What they changed compared to the original KITTI approach

  • Original KITTI calibration used one photo with many checkerboard patterns. This is fast, but the boards in that single shot are far away, the squares look small, and lighting can be uneven. That makes corners harder to detect precisely.
  • Instead of detecting corners directly, the authors first detect edges (the lines around squares) very accurately, then compute corner positions by intersecting those lines. Think of tracing the edges of tiles, and finding corners where two edges meet — this is often more precise than guessing the corner from pixels alone.
  • After matching boards between the left and right camera, they optimize the camera parameters to minimize reprojection error (using a math method that adjusts settings until the predictions match the measurements well).

Tuning the most important settings

They noticed some camera settings are not tightly “locked down” by the single-shot boards — changing them slightly barely affects reprojection error, but can strongly affect odometry accuracy. So they did a careful “grid search,” which means:

  • Try nearby values for key settings, check which ones make the car’s rotation and movement estimates most accurate, and pick those.

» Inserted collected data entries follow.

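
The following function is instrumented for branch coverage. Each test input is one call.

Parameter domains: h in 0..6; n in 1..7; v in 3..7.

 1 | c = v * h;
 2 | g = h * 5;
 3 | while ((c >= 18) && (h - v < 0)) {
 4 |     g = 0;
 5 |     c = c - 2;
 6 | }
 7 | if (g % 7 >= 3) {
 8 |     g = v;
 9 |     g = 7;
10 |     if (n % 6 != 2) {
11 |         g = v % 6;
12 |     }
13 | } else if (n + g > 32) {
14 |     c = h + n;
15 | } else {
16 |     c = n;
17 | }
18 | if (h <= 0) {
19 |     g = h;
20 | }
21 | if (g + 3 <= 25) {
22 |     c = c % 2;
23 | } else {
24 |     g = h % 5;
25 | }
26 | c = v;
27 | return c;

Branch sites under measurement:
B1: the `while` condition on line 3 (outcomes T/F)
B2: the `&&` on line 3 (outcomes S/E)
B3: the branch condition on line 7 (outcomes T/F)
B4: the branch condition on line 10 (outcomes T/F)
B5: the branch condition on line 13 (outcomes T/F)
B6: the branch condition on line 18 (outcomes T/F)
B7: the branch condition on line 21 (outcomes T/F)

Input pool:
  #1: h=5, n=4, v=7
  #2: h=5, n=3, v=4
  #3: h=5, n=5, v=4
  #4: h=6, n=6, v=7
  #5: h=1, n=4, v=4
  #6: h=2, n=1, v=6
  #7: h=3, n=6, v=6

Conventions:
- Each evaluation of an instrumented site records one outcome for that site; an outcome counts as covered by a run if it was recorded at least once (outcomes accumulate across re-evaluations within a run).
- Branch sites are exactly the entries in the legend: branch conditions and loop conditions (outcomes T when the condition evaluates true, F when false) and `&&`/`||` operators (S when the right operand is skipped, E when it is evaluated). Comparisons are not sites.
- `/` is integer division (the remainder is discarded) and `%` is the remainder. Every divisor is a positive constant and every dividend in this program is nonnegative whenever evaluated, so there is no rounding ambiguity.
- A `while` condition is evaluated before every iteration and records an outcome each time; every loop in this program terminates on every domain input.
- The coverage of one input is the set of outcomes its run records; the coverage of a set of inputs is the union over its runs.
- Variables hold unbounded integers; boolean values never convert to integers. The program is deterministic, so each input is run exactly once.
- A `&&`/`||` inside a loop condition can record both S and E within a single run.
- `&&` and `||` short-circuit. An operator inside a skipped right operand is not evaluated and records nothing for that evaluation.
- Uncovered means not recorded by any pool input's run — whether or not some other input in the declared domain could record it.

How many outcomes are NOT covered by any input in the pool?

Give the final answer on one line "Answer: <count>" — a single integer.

test 1 (h=5, n=4, v=7) hits B1=T, B1=F, B2=S, B2=E, B3=F, B5=F, B6=F, B7=T
test 2 (h=5, n=3, v=4) hits B1=F, B2=E, B3=T, B4=T, B6=F, B7=T
test 3 (h=5, n=5, v=4) hits B1=F, B2=E, B3=T, B4=T, B6=F, B7=T
test 4 (h=6, n=6, v=7) hits B1=T, B1=F, B2=S, B2=E, B3=F, B5=F, B6=F, B7=T
test 5 (h=1, n=4, v=4) hits B1=F, B2=S, B3=T, B4=T, B6=F, B7=T
test 6 (h=2, n=1, v=6) hits B1=F, B2=S, B3=T, B4=T, B6=F, B7=T
test 7 (h=3, n=6, v=6) hits B1=T, B1=F, B2=S, B2=E, B3=F, B5=F, B6=F, B7=T
union over the pool: B1=T, B1=F, B2=S, B2=E, B3=T, B3=F, B4=T, B5=F, B6=F, B7=T
uncovered (4 of 14): B4=F, B5=T, B6=T, B7=F

Answer: 4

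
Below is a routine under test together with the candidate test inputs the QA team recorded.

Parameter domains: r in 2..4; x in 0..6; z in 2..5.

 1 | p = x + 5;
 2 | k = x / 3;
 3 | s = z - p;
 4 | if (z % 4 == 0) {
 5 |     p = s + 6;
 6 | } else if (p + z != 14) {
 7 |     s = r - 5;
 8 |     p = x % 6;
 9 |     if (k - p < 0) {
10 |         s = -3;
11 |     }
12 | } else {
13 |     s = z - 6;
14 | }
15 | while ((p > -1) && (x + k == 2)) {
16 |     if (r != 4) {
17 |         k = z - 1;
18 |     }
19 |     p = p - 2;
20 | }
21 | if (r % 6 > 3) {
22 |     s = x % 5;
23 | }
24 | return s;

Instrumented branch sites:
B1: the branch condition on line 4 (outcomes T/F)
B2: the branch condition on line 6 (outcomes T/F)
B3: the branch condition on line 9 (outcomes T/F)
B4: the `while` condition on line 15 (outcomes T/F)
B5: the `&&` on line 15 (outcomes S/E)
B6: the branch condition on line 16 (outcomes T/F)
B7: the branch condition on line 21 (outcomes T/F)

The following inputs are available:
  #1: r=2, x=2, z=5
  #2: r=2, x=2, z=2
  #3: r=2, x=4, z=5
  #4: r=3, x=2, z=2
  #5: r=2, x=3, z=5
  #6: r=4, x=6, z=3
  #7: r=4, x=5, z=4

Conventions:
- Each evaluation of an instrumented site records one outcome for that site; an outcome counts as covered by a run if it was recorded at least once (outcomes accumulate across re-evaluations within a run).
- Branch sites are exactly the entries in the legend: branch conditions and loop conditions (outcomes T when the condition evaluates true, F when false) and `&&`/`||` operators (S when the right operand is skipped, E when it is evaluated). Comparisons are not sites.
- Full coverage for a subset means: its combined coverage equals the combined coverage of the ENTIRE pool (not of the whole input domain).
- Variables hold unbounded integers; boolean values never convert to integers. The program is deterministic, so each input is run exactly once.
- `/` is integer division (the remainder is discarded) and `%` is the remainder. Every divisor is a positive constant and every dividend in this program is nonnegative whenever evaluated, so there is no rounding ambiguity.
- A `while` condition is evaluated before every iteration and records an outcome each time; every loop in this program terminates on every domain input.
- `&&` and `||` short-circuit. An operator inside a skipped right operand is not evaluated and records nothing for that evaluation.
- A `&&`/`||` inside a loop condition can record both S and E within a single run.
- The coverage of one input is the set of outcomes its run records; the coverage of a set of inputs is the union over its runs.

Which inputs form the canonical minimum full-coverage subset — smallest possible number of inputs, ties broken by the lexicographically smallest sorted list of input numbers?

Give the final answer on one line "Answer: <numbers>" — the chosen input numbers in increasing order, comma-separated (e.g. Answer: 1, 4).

input #1 (r=2, x=2, z=5): covers B1=F, B2=T, B3=T, B4=T, B4=F, B5=E, B6=T, B7=F
input #2 (r=2, x=2, z=2): covers B1=F, B2=T, B3=T, B4=T, B4=F, B5=E, B6=T, B7=F
input #3 (r=2, x=4, z=5): covers B1=F, B2=F, B4=F, B5=E, B7=F
input #4 (r=3, x=2, z=2): covers B1=F, B2=T, B3=T, B4=T, B4=F, B5=E, B6=T, B7=F
input #5 (r=2, x=3, z=5): covers B1=F, B2=T, B3=T, B4=F, B5=E, B7=F
input #6 (r=4, x=6, z=3): covers B1=F, B2=F, B4=F, B5=E, B7=T
input #7 (r=4, x=5, z=4): covers B1=T, B4=F, B5=E, B7=T
pool-wide coverage (11 outcomes): B1=T, B1=F, B2=T, B2=F, B3=T, B4=T, B4=F, B5=E, B6=T, B7=T, B7=F
no size-1 subset reaches all 11 outcomes (best union: 8/11)
no size-2 subset reaches all 11 outcomes (best union: 10/11)
the canonical winner is {1, 3, 7}: size 3, full 11-outcome coverage, earliest index list among size-3 covers

Answer: 1, 3, 7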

They focused on four settings:

  • Left camera focal length in x (fxf_x): like how “zoomed” the camera is horizontally.
  • Left camera principal point (cu,cvc_u, c_v): the center of the image where the camera thinks “straight ahead” is.
  • Stereo baseline: the distance between the two cameras (like the distance between your eyes).

They kept other parameters free to adjust during optimization.

What did they find and why does it matter?

  • Their corner-by-line-intersection method gave smaller reprojection errors than the original KITTI method and OpenCV’s standard approach — meaning the calibration is more precise.
  • When they tuned the four key settings with grid search, odometry accuracy improved a lot:
    • About 30% better in translation (how far the car moves),
    • About 50% better in rotation (how much it turns), on average across many sequences.
  • They tested three different odometry algorithms (SOFT2, ORB‑SLAM2, and VISO2), and all got better with the new calibration.
  • Their SOFT2 algorithm, combined with the new calibration, reached top performance on the official KITTI scoreboard:
    • 0.53% translational error,
    • 0.0009 degrees per meter rotational error,
    • Even outperforming some methods that use 3D lasers.

This matters because KITTI is a widely used benchmark for self-driving research. Better camera calibration makes results more reliable and helps many algorithms perform better — not just one specific method.

What could this mean in the future?

  • Better calibration can significantly improve odometry and SLAM (mapping while localizing), even if the dataset uses fixed camera images.
  • The idea of tuning a small number of sensitive parameters (like focal length, principal point, and baseline) with a smart search could help other datasets and sensor setups too.
  • Since KITTI is a long-lasting standard for evaluating algorithms, this work can lift the overall accuracy of camera-based systems and make comparisons fairer.
  • In practice, teams working on self-driving and robotics can get more out of the same data by calibrating carefully — sometimes a small tweak in camera settings can give big gains in how well a vehicle estimates its movement.